The community commemorated the hallowed day in different ways. Members of Annunciation Parish in Havelock, N.C., held the second annual Holy Rosary Crusade, where parishioners joined for dance, song, prayer and food. Also, roughly 350 miles away from the air station, Cherry Point Marines paid tribute to one of their own.
Elements from Marine Aerial Refueler Squadron 252 traveled to West Chester, Pa., to honor a former Marine in their squadron who was a victim of the terrorist attacks on Sept. 11, 2001. Mike Horrocks served as a pilot with VMGR-252 almost 20 years ago, and to the Marines of VMGR-252, once you are a member of the squadron – you are always a member of the squadron.
Horrocks died on Sept. 11, 2001, while serving as the co-pilot of United Flight 175 that crashed into the World Trade Center.
More than 30 Marines from VMGR-252 conducted a flyover Saturday at the University of West Chester, Horrocks’ alma mater. Horrocks was a football legend at the university, and Saturday the university immortalized him with a statue and a scholarship in his honor.
Lt. Col. David C. Morris, the commanding officer of VMGR-252, spoke at the ceremony. Morris said VMGR-252’s role in the memorial was important to call attention to the values Horrocks held dear, values that Morris said were intrinsically reflective of his squadron.
“I talked about the example he set that still reflects on the Marines of today,” Morris said. “Dedication, answering a higher calling, teamwork. Those are the things we want to call attention to.
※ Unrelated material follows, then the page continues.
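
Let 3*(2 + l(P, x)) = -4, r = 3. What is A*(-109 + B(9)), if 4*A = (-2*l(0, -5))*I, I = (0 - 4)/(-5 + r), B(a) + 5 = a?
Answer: -350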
Those are the things Mike stood for.”
While Morris and his Marines honored their own in the Philadelphia area, back in Havelock, retired gunnery sergeant Sally C. Kelley, now a civilian employee with the Cherry Point facilities directorate, led fellow parishioners at Annunciation through the rosary, fighting through tears when she referenced 9/11.
Kelley said she remembered being a career planner at Marine Aviation Logistics Squadron 14 that fateful day nine years ago and could not believe her ears when she heard the news over the radio.
“Since I retired in January of 2002, every year on Sept. 11 I always go to church or light a candle at home and say a prayer in remembrance of the pain and suffering endured by those who lost loved ones,” Kelley said.
Morris summed up his feelings – “It is vitally important to remember. That day was the start of everything we’re doing now. It was the genesis of the war on terrorism. That day defined our squadron.”